Review of Rick Owens Spring 2022 Men’s Fashion Show ‘ Fogachine’
Fog Smoke and Water Sprouts Welcome the Familiar and the New
By Long Nguyen
A screen in black and white broadcasted a snippet of five-second moving images from the beachfront of Lido in Venice showing a black rectangular box with streams of white smoke blowing upward, then taken by the light wind in the inland direction from the seawater visible behind. Beneath this wooden box were black wires buried under the sand and equipment covered by a white tarp.
For those frequent attendees at Rick Owens shows, especially the men’s in the early summertime or even in the middle of January in Paris in the courtyard of the Palais de Tokyo with the Seine River in the background and the Tour Eiffel on the right side, the fog is a customary sight. In the vast courtyard dotted with carved statues, the smoke coming out of these various boxes was a sign of welcome like an active and living doormat.
At Rick Owens, fashion has always been the mixture of the familiar with the unfamiliar. Each collection foments a dialogue towards a sense of what the new can be.
“This will be our fourth and last Covid era show set on the Venezia Lido Beach where I live half the year and where my team can join me from our factory a short drive away. Doing live shows here felt like the right thing to do during this strained moment – it felt reduced, intimate, honest, and raw. Doing live stream shows on the beach in front of my house felt like a retreat but not a defeat,” Rick Owens said in his letter after the live broadcast in the very early sunrise hours along the U.S. East Coast.
“With a post-covid in view, there might be a sense of frustrated appetites demanding to be doubly satisfied this summer that might make for a voraciousness forgetting the humbling experience we all just went through together. This collection embraces hedonism but in a gentle, grateful way reflecting this new period of contradictively trying to mix glam with responsibility and thoughtfulness,” Owens continued as he raised the questions about what fashion should be like in the post-pandemic era now emerging in uneven ways.
Owens’ answers in these men’s spring collections are the more refined, elegant, and sleek clothes with the superb tailoring seen throughout the show that merged elements from past seasons interpreted anew, creating a different garment. It’s the idea of a new elegance without the needed decorations or embellishments tacked on to these softer silhouettes monochromatic clothes. Even a long ecru cotton evening dress with a cape train or an ecru jacket with long ecru coq feathers from the Maison Février, the last operating plumassier in Paris founded in 1929, is subtle and not overdone.

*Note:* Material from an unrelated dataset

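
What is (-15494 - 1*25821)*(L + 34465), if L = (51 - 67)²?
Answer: -1434498115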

The new shape of the tailoring that dominates in this show is a long line to the knee, not boxy but roomy enough to allow for some movements of the front panels and cut at the bottom hem to bounce against the legs. The jackets are made with very light cotton to mimic summer shirts rather than full-on constructed garments.
The giant pagoda shoulder that debuted over two years ago has now reduced to its primal element as shoulder pads for a long, lean, light ecru cotton sleeveless with no buttons or two-button jackets. The new jacket length falls at the knee level, worn with long tank tops and flare pants or frayed fringe denim shorts.
However, these American football shoulder constructions do not make the jackets rigid. Even one with black sheer tulle sleeves or a black cotton version falls softy on the body over light cotton tank tops and cut out ecru denim with GOTS (Global Organic Textile Standard) certified cotton from a local Italian mill founded in 1597. Otherwise, the range of denim in black or ecru is custom woven selvedge fabrics made on vintage Sakamoto shuttle looms from a factory in Okayama Prefecture, Japan’s artisanal denim capital.
“My comfort level with our tailoring crew has let me savor developing the internal structure process and exposing it and celebrating its confection. We sliced our coats and jackets, ripping off sleeves, deepening armholes, cutting away fronts and back, and rendering everything un undyed cotton organdies and undyed silk chiffon that exposed the structural interlining beneath,” Owens explained the tailoring process that is virtually invisible at first sight.
But the deconstruction of these tailored jackets/coats is subtle, not violent like the kind of fashion deconstruction so common in the late 1990s. Here, the jackets are not torn apart, but instead, different elements – an armhole, a sleeve, and padding – are removed to examine the result. A black oversized shoulder jacket has oval exposures cut out on both sides, leaving the jacket with no armholes. One jacket in sheer black chiffon with elbow sleeves is just as light as resembling the mere ‘ghost’ of a jacket, paired with a chiffon overlay tank top and black front zippered pants.
But the idea of structures underneath permeates throughout the show with a sheer layer of deep neck overlay tunic worn over long tank tops. Here, it is just the design of the clothes that is the center of attention rather than invoking a grand scheme. Design still matters the most, and ideas in Owens’ past collections always resurface in a dialogue with the new – this is how a signature look is born.
There is a natural lightness, in clothes and thinking, to this optimist collection. The clothes no longer telegraph any sense of rage or anger but meditative tranquility.
Indeed, we are no longer somewhere between Dante’s Inferno’s seventh or ninth level, nor are we at the Gethsemane garden awaiting some judgments.